Firing rule in SNAKES
Saturday, January 16, 2010
In SNAKES, one cannot use Expression objects as input arcs annotations, moreover, all the variables used in a transition guard and output arcs should be bound through (at least) one of the input arcs. These restrictions can be explained.
When calling method t.modes(), the available modes are computed by matching the input arcs annotations with respect to the available tokens in the corresponding input places. This is a simple task when input arcs are only annotated with values, variables or tuples of such objects. But it may become impossible if expressions would be used. Indeed, imagine a place p and an arc from p to t labelled by Expression("f(x)") where f is an arbitrary Python function. For each token value v in p, t.modes() would required to solve f(x)==v wrt x in order to find all possible bindings of x.
So, SNAKES simply forbids expressions on input arcs. This could be relaxed a bit when, for instance, x can be known from another input arc. But this would lead to complex code and usually, there is another way to achieve the same effect.

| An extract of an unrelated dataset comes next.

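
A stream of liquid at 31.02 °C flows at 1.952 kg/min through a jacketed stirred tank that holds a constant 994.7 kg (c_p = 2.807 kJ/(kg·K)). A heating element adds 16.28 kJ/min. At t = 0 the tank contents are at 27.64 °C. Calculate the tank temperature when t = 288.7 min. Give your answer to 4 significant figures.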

In this instance, we can bind tokens from p using an annotation Variable("y") and add "y == f(x)" in the guard of t.
Now, given a Transition instance t and a Substitution instance m, the execution of t.fire(m) can be decomposed into several steps:
- check if the guard evaluates to True;
- check if the input places have enough tokens with respect to the evaluation of each input arc;
- check if the output places can accept the tokens corresponding to the evaluation of each output arc;
- consume tokens from the input place;
- produce tokens to the output places.
This explains why it is recommended that all variables are bound through input arcs. But this is not a requirement when modes are user-provided instead of being computed using t.modes().